Taking to the stage

SnR comes as the first theatre troupe from Arts Council Theatre Academy in collaboration with Napa students.


Rafay Mahmood July 24, 2011
Taking to the stage

KARACHI:


Theatre in Karachi has developed a great deal since the inception of National Academy of Performing Arts (Napa) and now to be joined by the Arts Council Theatre Academy (Acta). Formed in 2009, Acta has launched its first theatre troupe in the form of SnR (Shakeel and Rehan) Productions, set to make it to the mainstream theatre scene in the city.
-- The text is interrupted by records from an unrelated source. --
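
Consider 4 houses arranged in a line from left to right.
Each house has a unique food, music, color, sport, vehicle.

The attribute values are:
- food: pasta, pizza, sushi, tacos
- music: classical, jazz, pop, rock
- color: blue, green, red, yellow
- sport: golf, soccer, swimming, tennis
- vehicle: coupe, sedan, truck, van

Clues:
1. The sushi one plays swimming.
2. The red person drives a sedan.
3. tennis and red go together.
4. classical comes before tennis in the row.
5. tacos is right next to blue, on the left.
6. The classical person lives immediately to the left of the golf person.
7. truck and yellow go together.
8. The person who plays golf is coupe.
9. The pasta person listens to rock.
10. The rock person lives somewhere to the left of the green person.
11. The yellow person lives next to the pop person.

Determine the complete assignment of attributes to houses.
Solution:

House | Food | Music | Color | Sport | Vehicle
----------------------------------------------
  1   | tacos | classical | yellow | soccer | truck
  2   | pizza | pop | blue | golf | coupe
  3   | pasta | rock | red | tennis | sedan
  4   | sushi | jazz | green | swimming | van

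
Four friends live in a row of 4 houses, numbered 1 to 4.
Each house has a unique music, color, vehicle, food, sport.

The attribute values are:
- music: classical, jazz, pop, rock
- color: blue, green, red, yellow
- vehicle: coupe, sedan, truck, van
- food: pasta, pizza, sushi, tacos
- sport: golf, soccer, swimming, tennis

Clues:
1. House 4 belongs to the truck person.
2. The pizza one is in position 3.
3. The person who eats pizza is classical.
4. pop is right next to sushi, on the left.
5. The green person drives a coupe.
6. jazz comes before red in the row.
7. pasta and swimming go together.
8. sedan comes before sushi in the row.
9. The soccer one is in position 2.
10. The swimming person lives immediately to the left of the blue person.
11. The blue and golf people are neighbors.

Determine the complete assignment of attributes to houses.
Solution:

House | Music | Color | Vehicle | Food | Sport
----------------------------------------------
  1   | pop | yellow | sedan | pasta | swimming
  2   | jazz | blue | van | sushi | soccer
  3   | classical | green | coupe | pizza | golf
  4   | rock | red | truck | tacos | tennis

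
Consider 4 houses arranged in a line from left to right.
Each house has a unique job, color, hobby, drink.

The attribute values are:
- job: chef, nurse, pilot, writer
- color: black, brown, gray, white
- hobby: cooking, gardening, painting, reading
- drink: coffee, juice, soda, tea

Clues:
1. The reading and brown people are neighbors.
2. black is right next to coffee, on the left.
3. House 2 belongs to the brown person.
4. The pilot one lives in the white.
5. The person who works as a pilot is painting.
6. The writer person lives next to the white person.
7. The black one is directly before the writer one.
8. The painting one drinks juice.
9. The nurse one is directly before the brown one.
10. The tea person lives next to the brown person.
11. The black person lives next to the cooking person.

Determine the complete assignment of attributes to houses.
Solution:

House | Job | Color | Hobby | Drink
-----------------------------------
  1   | nurse | black | reading | tea
  2   | writer | brown | cooking | coffee
  3   | pilot | white | painting | juice
  4   | chef | gray | gardening | soda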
SnR comes as a collaboration of graduates and students from Acta and Napa. The team comprises Mohammad Rehan Khan, Shakeel Hussain, Kamal Hussain, Ahsan Raza, Shahbaz Khan, Asif Khan, Saleem Akhter, Munazza Fatima, Anoushca Malik and Muzaina Malik. The group received the Governor’s Trophy and won the theatre competition at the annual Youth Festival in 2010 for their Urdu version of Russian writer Anton Chekhov’s The Boor.

For their recent performance on the Urdu version of The Broken Jug – originally written by the German writer Heinrich Von Kleist – the artists received a great response from the audience at NED University, Karachi.
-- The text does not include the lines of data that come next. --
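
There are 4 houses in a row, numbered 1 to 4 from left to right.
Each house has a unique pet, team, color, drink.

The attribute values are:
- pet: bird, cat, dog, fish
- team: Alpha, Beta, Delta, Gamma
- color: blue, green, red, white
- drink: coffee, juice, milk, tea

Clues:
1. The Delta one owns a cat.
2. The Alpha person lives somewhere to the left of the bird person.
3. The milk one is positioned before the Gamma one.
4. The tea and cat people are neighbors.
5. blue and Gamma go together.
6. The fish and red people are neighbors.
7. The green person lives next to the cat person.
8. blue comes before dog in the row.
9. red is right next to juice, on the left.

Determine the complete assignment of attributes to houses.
Solution:

House | Pet | Team | Color | Drink
----------------------------------
  1   | fish | Alpha | green | tea
  2   | cat | Delta | red | milk
  3   | bird | Gamma | blue | juice
  4   | dog | Beta | white | coffee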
“We all had our side businesses when we joined Acta. I had a mobile phone sales shop and my fellow actor Kamal had a motorbike spare parts business, but it was our love for theatre that we left everything else and focused on the art,” said Shakeel Hussain, one of the founders of SnR Productions and coordinator of Acta.
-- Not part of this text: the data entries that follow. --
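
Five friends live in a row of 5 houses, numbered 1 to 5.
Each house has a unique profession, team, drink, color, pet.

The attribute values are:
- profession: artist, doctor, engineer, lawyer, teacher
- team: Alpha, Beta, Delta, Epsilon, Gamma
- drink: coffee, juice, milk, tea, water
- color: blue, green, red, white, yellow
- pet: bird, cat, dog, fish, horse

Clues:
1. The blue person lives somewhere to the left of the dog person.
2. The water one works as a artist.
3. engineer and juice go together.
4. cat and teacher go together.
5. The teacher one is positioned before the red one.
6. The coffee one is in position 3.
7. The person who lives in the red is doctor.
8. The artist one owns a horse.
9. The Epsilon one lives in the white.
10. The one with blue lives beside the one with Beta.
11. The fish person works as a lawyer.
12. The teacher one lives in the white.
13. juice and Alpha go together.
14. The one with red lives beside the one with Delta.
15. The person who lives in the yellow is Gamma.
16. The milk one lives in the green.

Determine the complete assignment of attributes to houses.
Solution:

House | Profession | Team | Drink | Color | Pet
-----------------------------------------------
  1   | teacher | Epsilon | tea | white | cat
  2   | engineer | Alpha | juice | blue | bird
  3   | doctor | Beta | coffee | red | dog
  4   | lawyer | Delta | milk | green | fish
  5   | artist | Gamma | water | yellow | horse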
It was during their studies that the key members started performing as their teachers encouraged them to perform in a play after six months of studying.

“Our faculty members were our biggest support as we performed plays like Juloos, an Indian play by Badal Sarkar, and an Urdu adaptation of Anton Chekhov’s Chameleon. After that, we decided to go solo and properly registered our theatre company,” Hussain told The Express Tribune.

Though the graduates have made a theatre troupe, they feel there is still very little support from the government. “We tried to approach the youth ministry a couple of times, but there was no response. But then the Arts Council always helps us for the venue and places like the Goethe Institut and Alliance Francaise are good alternative platforms as they support cultural activities like theatre plays,” said Hussain.

However, the artists believe that doing a number of plays regularly is the only way to create an audience for their group.

“We believe in low budget theatre and so we improvise on factors like set design and ask the actors to bring clothes from home. As a result, if we get any financial return, at the end of the day it goes in our pockets,” he said, adding that the troupe has performed without a set and people never really felt the difference. Hence, SnR focuses more on content.

With rehearsals going on for their ongoing play The Broken Jug, SnR Productions plans to take the play at the Arts Council along with other venues before they start off with something new.

Published in The Express Tribune, July 25th,  2011.